Forschungsprojekt zur Ermittlung der Quote an Zahlendrehern im Deutschen


Es scheint bisher noch nicht ermittelt worden zu sein, wie viele Zifferndreher es pro Tag im deutschen Sprachraum gibt. Liegt es daran, dass man über Fehler nicht gerne spricht? Oder daran, dass man keinen Sinn darin gesehen hat, diesen Anteil festzustellen. Wenn man die Möglichkeit erkannt hat, im Deutschen die unverdrehte Zahlensprechweise einzuführen, liegt die Bedeutung dieser Fragestellung und ihrer hinreichend genauen Beantwortung auf der Hand.
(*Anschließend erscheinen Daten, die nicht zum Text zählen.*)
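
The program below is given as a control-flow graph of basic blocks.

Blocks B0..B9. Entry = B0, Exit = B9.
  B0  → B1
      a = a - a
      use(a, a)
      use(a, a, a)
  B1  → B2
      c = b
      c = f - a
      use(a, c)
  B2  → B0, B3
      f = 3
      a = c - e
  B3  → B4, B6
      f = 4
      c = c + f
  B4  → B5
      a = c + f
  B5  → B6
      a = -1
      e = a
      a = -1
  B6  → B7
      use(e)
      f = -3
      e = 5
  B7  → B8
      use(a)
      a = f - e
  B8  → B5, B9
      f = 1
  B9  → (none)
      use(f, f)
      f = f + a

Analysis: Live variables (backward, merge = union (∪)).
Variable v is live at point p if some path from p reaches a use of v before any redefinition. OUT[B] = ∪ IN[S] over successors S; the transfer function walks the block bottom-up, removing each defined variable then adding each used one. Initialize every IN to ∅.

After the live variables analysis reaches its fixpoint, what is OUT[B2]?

Answer: {a, b, c, e, f}

Trace:
Per-block solution:
  B0: | IN={a, b, e, f} | OUT={a, b, e, f}
  B1: | IN={a, b, e, f} | OUT={b, c, e}
  B2: | IN={b, c, e} | OUT={a, b, c, e, f}
  B3: | IN={a, c, e} | OUT={a, c, e, f}
  B4: | IN={c, f} | OUT={}
  B5: | IN={} | OUT={a, e}
  B6: | IN={a, e} | OUT={a, e, f}
  B7: | IN={a, e, f} | OUT={a}
  B8: | IN={a} | OUT={a, f}
  B9: | IN={a, f} | OUT={}

Merge at B2: OUT[B2] = IN[B0] ⊔ IN[B3] = {a, b, c, e, f}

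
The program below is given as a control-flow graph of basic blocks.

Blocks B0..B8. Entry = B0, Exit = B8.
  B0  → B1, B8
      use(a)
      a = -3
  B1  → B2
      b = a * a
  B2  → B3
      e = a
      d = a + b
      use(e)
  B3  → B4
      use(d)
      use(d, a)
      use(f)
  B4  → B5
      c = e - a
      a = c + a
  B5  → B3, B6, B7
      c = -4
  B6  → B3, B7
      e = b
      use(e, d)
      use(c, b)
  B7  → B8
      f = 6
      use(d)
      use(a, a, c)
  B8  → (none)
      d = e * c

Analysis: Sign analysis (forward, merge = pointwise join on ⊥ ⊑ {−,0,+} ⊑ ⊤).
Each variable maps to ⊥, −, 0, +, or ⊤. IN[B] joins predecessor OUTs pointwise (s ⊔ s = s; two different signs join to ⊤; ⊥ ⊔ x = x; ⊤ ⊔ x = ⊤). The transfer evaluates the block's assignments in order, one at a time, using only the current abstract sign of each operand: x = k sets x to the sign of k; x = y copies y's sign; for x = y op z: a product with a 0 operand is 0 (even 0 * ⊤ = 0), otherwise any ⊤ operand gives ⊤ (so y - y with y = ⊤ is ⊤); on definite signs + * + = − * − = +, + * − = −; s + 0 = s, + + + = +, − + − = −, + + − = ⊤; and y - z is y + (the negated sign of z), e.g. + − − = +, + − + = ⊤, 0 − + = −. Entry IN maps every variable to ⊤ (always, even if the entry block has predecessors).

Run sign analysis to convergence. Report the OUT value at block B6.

Fixpoint table:
  B0: | IN=(all ⊤) | OUT={a:-; rest ⊤}
  B1: | IN={a:-; rest ⊤} | OUT={a:-, b:+; rest ⊤}
  B2: | IN={a:-, b:+; rest ⊤} | OUT={a:-, b:+, e:-; rest ⊤}
  B3: | IN={b:+; rest ⊤} | OUT={b:+; rest ⊤}
  B4: | IN={b:+; rest ⊤} | OUT={b:+; rest ⊤}
  B5: | IN={b:+; rest ⊤} | OUT={b:+, c:-; rest ⊤}
  B6: | IN={b:+, c:-; rest ⊤} | OUT={b:+, c:-, e:+; rest ⊤}
  B7: | IN={b:+, c:-; rest ⊤} | OUT={b:+, c:-, f:+; rest ⊤}
  B8: | IN=(all ⊤) | OUT=(all ⊤)

Merge at B6: IN[B6] = OUT[B5] = {a: ⊤, b: +, c: -, d: ⊤, e: ⊤, f: ⊤}
Applying B6's transfer function to that IN value gives OUT[B6] (row B6 above).

Answer: {a: ⊤, b: +, c: -, d: ⊤, e: +, f: ⊤}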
Aus diesem Grunde schlagen wir vor, Forschungsaufträge zu vergeben, in denen alle wichtigen Aspekte dieser Frage in empirischen Versuchen auf  den Grund gegangen werden soll. Insbesondere sollte man Test durchführen, in denen Probanden zwei- bis fünfstellige gesprochene Zahlenreihen unter verschiedenartigen Bedingungen aufzuschreiben haben oder über Tastatur in einem Rechner einzugeben haben. Die ermittelten Zifferndreher werden abhängen von der Schnelligkeit, von ablenkenden Zusatzgeräuschen und sonstigen Rahmenbedingungen.  Personen, die deutsch nicht als Muttersprache haben  oder lange im Ausland gelebt haben, werden dabei eine höhere Fehlerquote verursachen. Man wird auch die neueren Befunde der Neurowissenschaften zu beachten haben, siehe etwa S. Dahaene, Der Zahlensinn oder warum wir rechnen können, Birkhäuser-Verlag 1999. Die deutschsprachige Wirtschaft sollte erkennen, dass die Ermittlung der Zahlendreherquote in ihrem Interesse liegt. Denn erst dann kann man daran gehen, den wirtschaftlichen Schaden realistisch abzuschätzen, der durch das bisherige Zahlenaussprechsystem verursacht wird. Wir fordern diejenigen Branchen der Wirtschaft auf, wie etwa das Bankwesen, die davon besonders betroffen sind, die finanziellen Mittel zur Verfügung zu stellen, die für solche Forschungsvorhaben benötigt werden.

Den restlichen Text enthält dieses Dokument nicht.